I don't know if it would be easier or more difficult is we could predict more precisely how this dreadful disease would affect each individual. I do know you have to 'cease the moment' and make the most of the 'not so bad times' and rejoice in the glimpses of 'your real mum'
Whatever happens take all the respite you can wrangle, and get the support of your GP - and your Mums, CPN, district nurse and local Alzheimer’s group.
best wishes
Jill (jpr)
 

LesleyAnne

Registered User
Apr 1, 2003
4
0
London
detail of learning to speak Alzheimer's

Hello Jude
the details of Learning to speak Alzheimer's by Joanne Koenig Coste are ISBN 0091886724 Publisher: Vermilion an imprint of Ebury Press, and you can view online details here at www.randomhouse.co.uk. Hope this helps
best wishes

Lesley
 

Helen_old

Registered User
Dec 29, 2003
26
0
WALES
Hi everyone, I know I'm a new member but i already feel I'm not alone when I log onto this site. I'm grateful for the support today as mum has had a bad day. She had a good day yesterday & seemed in very good spirits , the best she has been for a long time. We didn't do anything special it was just an ordinary but happy day. Nowadays i cherish days like yesterday. However as always seems to be the case, a good day is followed by a bad. Today she seemed very confused & frightened & could not make even a simple sentence without a real struggle. She was frustrated & said she felt like screaming because her brain just wouldn't work. When she feels like this i try my best to help her explain how she is feeling as it seems to help her let of steam & she seems much calmer afterwards. Mum kept saying she felt like she was in the wrong place. Suddenly she became very articulate & said she felt as if she was visiting somewhere she used to know very well when she was younger , but had not been too for a long time. She felt as if she should know everything very well but didn't . As if she had travelled by bus, but having got off, she was suddenly not sure she had got off at the right stop as she didn't recognise anything anymore & felt lost. A few seconds later the fog seemed to descend again & she seemed confused. I find it hard to know whether she just doesn't understand things anymore or when she does but just can't find the words to reply. In the past she has said she feels as if she is trying to make herself understood in a foreign language & is worried & embarassed that people won't understand her so says nothing . I'm sorry for writing like this but i've been feeling very sad today, & family & friends just don't seem to understand, so i hope you don't mind me letting off steam. I wish they'd hurry up with mums diagnosis.

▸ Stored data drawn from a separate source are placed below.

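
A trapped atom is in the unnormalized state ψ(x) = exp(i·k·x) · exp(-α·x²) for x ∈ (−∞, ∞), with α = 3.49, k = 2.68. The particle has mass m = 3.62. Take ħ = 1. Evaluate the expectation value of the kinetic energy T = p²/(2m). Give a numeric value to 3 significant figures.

T = −(ħ²/2m) d²/dx², so ⟨T⟩ = −(ħ²/2m) ∫ ψ*·ψ'' dx / ∫|ψ|² dx; with m = 3.62.
Gaussian moments: ∫x^(2j)·e^(−2αx²) dx = (2j−1)!!/(4α)^j · √(π/(2α)), odd powers integrate to 0; here √(π/(2α)) = 0.67088. Derivatives: ψ′ = (ik − 2αx)·ψ, ψ″ = ((ik − 2αx)² − 2α)·ψ; the odd-in-x pieces drop out.
State is unnormalized: ∫|ψ|² dx = 0.67088, and ∫ψ*·(−ħ²/2m · ψ'') dx = 0.98894, so ⟨T⟩ = 0.98894 / 0.67088.
⟨T⟩ = 1.4741.

1.47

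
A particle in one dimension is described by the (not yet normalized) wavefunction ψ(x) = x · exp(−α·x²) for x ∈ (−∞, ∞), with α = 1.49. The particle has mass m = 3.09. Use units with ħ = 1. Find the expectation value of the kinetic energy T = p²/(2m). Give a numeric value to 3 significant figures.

T = −(ħ²/2m) d²/dx², so ⟨T⟩ = −(ħ²/2m) ∫ ψ*·ψ'' dx / ∫|ψ|² dx; with m = 3.09.
Expand each integrand as polynomial × e^(−2αx²) and use ∫x^(2j)·e^(−2αx²) dx = (2j−1)!!/(4α)^j · √(π/(2α)), odd powers → 0; here √(π/(2α)) = 1.0268. Differentiate with the product rule, d/dx e^(−αx²) = −2αx·e^(−αx²).
State is unnormalized: ∫|ψ|² dx = 0.17227, and ∫ψ*·(−ħ²/2m · ψ'') dx = 0.12461, so ⟨T⟩ = 0.12461 / 0.17227.
⟨T⟩ = 0.72330.

0.723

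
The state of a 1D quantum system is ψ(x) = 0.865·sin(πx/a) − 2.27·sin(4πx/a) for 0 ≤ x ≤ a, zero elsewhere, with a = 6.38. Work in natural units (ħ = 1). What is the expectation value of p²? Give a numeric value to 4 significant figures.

p² ψ = −ħ² d²ψ/dx²; ⟨p²⟩ = −ħ² ∫ ψ*·ψ'' dx / ∫|ψ|² dx.
d²/dx² sin(jπx/a) = −(jπ/a)²·sin(jπx/a); on 0 ≤ x ≤ a, ∫sin²(jπx/a) dx = a/2 and ∫sin(jπx/a)·sin(lπx/a) dx = 0 for j ≠ l, so only diagonal terms survive in ∫|ψ|² and ∫ψ·ψ″; ∫ψ·ψ′ dx = [ψ²/2] between the walls = 0.
State is unnormalized: ∫|ψ|² dx = 18.825, and ∫ψ*·(−ħ² ψ'') dx = 64.349, so ⟨p²⟩ = 64.349 / 18.825.
⟨p²⟩ = 3.4184.

3.418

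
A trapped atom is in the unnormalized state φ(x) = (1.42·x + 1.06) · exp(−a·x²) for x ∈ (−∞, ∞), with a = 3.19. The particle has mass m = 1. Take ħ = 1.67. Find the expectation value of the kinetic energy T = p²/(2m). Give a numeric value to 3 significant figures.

5.55

T = −(ħ²/2m) d²/dx², so ⟨T⟩ = −(ħ²/2m) ∫ φ*·φ'' dx / ∫|φ|² dx; with m = 1.
Expand each integrand as polynomial × e^(−2ax²) and use ∫x^(2j)·e^(−2ax²) dx = (2j−1)!!/(4a)^j · √(π/(2a)), odd powers → 0; here √(π/(2a)) = 0.70172. Differentiate with the product rule, d/dx e^(−ax²) = −2ax·e^(−ax²).
State is unnormalized: ∫|φ|² dx = 0.89934, and ∫φ*·(−ħ²/2m · φ'') dx = 4.9871, so ⟨T⟩ = 4.9871 / 0.89934.
⟨T⟩ = 5.5453.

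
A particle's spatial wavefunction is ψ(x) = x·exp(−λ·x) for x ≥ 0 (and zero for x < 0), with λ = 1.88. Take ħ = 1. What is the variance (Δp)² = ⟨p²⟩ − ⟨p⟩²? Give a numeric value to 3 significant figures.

3.53

Compute ⟨p⟩ and ⟨p²⟩ separately; (Δp)² = ⟨p²⟩ − ⟨p⟩².
Differentiate x·exp(−λ·x) with the product rule; every integrand then reduces to terms xʲ·e^(−2λx) on [0, ∞), with ∫₀^∞ xʲ·e^(−2λx) dx = j!/(2λ)^(j+1).
Normalization: ∫|ψ|² dx = 0.037624.
⟨p⟩ = 0.0000 and ⟨p²⟩ = 3.5344.
(Δp)² = 3.5344 − (0.0000)² = 3.5344.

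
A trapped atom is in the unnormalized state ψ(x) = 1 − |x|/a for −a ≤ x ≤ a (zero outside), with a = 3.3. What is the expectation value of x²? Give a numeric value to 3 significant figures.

⟨x²⟩ = ∫ x²·|ψ|² dx / ∫|ψ|² dx (integrals over the domain).
ψ is even, so ∫ over [−a, a] = 2∫₀ᵃ with ψ = 1 − x/a there: ∫₀ᵃ (1 − x/a)² dx = a/3, ∫₀ᵃ x²(1 − x/a)² dx = a³/30, ∫₀ᵃ x⁴(1 − x/a)² dx = a⁵/105.
State is unnormalized: ∫|ψ|² dx = 2.2000, and ∫ψ*·x²·ψ dx = 2.3958, so ⟨x²⟩ = 2.3958 / 2.2000.
⟨x²⟩ = 1.0890.

1.09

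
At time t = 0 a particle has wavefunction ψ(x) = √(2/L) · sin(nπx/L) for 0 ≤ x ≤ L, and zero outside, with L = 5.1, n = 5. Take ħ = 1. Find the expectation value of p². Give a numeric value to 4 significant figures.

9.486

p² ψ = −ħ² d²ψ/dx²; ⟨p²⟩ = −ħ² ∫ ψ*·ψ'' dx.
d/dx sin(nπx/L) = (nπ/L)·cos(nπx/L) and d²/dx² sin(nπx/L) = −(nπ/L)²·sin(nπx/L); on 0 ≤ x ≤ L, ∫sin²(nπx/L) dx = L/2 and ∫sin(nπx/L)·cos(nπx/L) dx = 0.
⟨p²⟩ = 9.4864.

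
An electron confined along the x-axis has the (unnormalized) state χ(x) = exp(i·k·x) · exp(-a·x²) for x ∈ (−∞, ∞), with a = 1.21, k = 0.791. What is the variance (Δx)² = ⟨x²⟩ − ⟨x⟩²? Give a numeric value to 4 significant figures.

0.2066

Compute ⟨x⟩ and ⟨x²⟩ separately, then (Δx)² = ⟨x²⟩ − ⟨x⟩².
Gaussian moments: ∫x^(2j)·e^(−2ax²) dx = (2j−1)!!/(4a)^j · √(π/(2a)), odd powers integrate to 0; here √(π/(2a)) = 1.1394.
Normalization: ∫|χ|² dx = 1.1394.
⟨x⟩ = 0.0000 and ⟨x²⟩ = 0.20661.
(Δx)² = 0.20661 − (0.0000)² = 0.20661.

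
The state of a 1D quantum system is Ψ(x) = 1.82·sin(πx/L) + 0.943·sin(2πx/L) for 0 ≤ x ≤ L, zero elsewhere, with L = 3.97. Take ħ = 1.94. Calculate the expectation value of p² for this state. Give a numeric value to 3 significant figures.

3.85

p² Ψ = −ħ² d²Ψ/dx²; ⟨p²⟩ = −ħ² ∫ Ψ*·Ψ'' dx / ∫|Ψ|² dx.
d²/dx² sin(jπx/L) = −(jπ/L)²·sin(jπx/L); on 0 ≤ x ≤ L, ∫sin²(jπx/L) dx = L/2 and ∫sin(jπx/L)·sin(lπx/L) dx = 0 for j ≠ l, so only diagonal terms survive in ∫|Ψ|² and ∫Ψ·Ψ″; ∫Ψ·Ψ′ dx = [Ψ²/2] between the walls = 0.
State is unnormalized: ∫|Ψ|² dx = 8.3403, and ∫Ψ*·(−ħ² Ψ'') dx = 32.137, so ⟨p²⟩ = 32.137 / 8.3403.
⟨p²⟩ = 3.8532.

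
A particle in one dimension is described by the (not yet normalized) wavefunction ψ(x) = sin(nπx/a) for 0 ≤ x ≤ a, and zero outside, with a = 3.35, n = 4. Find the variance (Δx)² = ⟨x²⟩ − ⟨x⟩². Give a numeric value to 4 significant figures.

Compute ⟨x⟩ and ⟨x²⟩ separately, then (Δx)² = ⟨x²⟩ − ⟨x⟩².
With sin²θ = (1 − cos2θ)/2 on 0 ≤ x ≤ a: ∫sin²(nπx/a) dx = a/2, ∫x·sin²(nπx/a) dx = a²/4, ∫x²·sin²(nπx/a) dx = a³·(1/6 − 1/(4n²π²)); higher powers xᵏ the same way, integrating xᵏ·cos(2nπx/a) by parts.
Normalization: ∫|ψ|² dx = 1.6750.
⟨x⟩ = 1.6750 and ⟨x²⟩ = 3.7053.
(Δx)² = 3.7053 − (1.6750)² = 0.89967.

0.8997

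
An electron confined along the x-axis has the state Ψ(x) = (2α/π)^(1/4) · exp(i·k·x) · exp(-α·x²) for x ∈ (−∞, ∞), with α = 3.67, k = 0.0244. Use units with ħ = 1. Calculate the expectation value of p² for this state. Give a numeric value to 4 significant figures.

3.671

p² Ψ = −ħ² d²Ψ/dx²; ⟨p²⟩ = −ħ² ∫ Ψ*·Ψ'' dx.
Gaussian moments: ∫x^(2j)·e^(−2αx²) dx = (2j−1)!!/(4α)^j · √(π/(2α)), odd powers integrate to 0; here √(π/(2α)) = 0.65422. Derivatives: Ψ′ = (ik − 2αx)·Ψ, Ψ″ = ((ik − 2αx)² − 2α)·Ψ; the odd-in-x pieces drop out.
⟨p²⟩ = 3.6706.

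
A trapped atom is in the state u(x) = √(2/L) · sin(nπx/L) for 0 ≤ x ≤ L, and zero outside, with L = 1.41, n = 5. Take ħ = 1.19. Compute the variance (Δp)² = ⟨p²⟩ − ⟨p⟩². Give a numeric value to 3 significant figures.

176.

Compute ⟨p⟩ and ⟨p²⟩ separately; (Δp)² = ⟨p²⟩ − ⟨p⟩².
d/dx sin(nπx/L) = (nπ/L)·cos(nπx/L) and d²/dx² sin(nπx/L) = −(nπ/L)²·sin(nπx/L); on 0 ≤ x ≤ L, ∫sin²(nπx/L) dx = L/2 and ∫sin(nπx/L)·cos(nπx/L) dx = 0.
⟨p⟩ = 0.0000 and ⟨p²⟩ = 175.75.
(Δp)² = 175.75 − (0.0000)² = 175.75.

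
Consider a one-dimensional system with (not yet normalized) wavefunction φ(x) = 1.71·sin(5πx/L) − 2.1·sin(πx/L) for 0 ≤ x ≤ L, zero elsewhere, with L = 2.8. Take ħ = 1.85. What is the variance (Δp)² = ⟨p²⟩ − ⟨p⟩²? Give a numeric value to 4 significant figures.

Compute ⟨p⟩ and ⟨p²⟩ separately; (Δp)² = ⟨p²⟩ − ⟨p⟩².
d²/dx² sin(jπx/L) = −(jπ/L)²·sin(jπx/L); on 0 ≤ x ≤ L, ∫sin²(jπx/L) dx = L/2 and ∫sin(jπx/L)·sin(lπx/L) dx = 0 for j ≠ l, so only diagonal terms survive in ∫|φ|² and ∫φ·φ″; ∫φ·φ′ dx = [φ²/2] between the walls = 0.
Normalization: ∫|φ|² dx = 10.268.
⟨p⟩ = 0.0000 and ⟨p²⟩ = 45.536.
(Δp)² = 45.536 − (0.0000)² = 45.536.

45.54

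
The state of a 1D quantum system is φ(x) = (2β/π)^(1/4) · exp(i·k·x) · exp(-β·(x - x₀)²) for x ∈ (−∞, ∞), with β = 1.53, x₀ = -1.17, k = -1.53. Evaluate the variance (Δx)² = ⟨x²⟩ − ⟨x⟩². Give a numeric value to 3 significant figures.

0.163

Compute ⟨x⟩ and ⟨x²⟩ separately, then (Δx)² = ⟨x²⟩ − ⟨x⟩².
Gaussian moments (u = x − x₀): ∫u^(2j)·e^(−2βu²) du = (2j−1)!!/(4β)^j · √(π/(2β)), odd powers integrate to 0; here √(π/(2β)) = 1.0132.
⟨x⟩ = -1.1700 and ⟨x²⟩ = 1.5323.
(Δx)² = 1.5323 − (-1.1700)² = 0.16340.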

However I know 2004 will bring lots more precious moments & I hope I can make the most of them.

HAPPY NEW YEAR TO YOU ALL

Take care all

Helen
 

jukeboxgypsy

Registered User
Nov 26, 2003
11
0
Hi Helen

Dont worry about letting off steam. We all need to do that sometimes! It has helped me just being able to put down into words what I feel. So if it helps to have a scream, shout or even just a good old moan.....just you go ahead and do it.

Take Care
 

Helen_old

Registered User
Dec 29, 2003
26
0
WALES
Hi Gypsy

Thanks for your reply ,It really helps to know others understand. I know its selfish but its also nice to know i'm not the only one still awake. Can't seem to switch off today.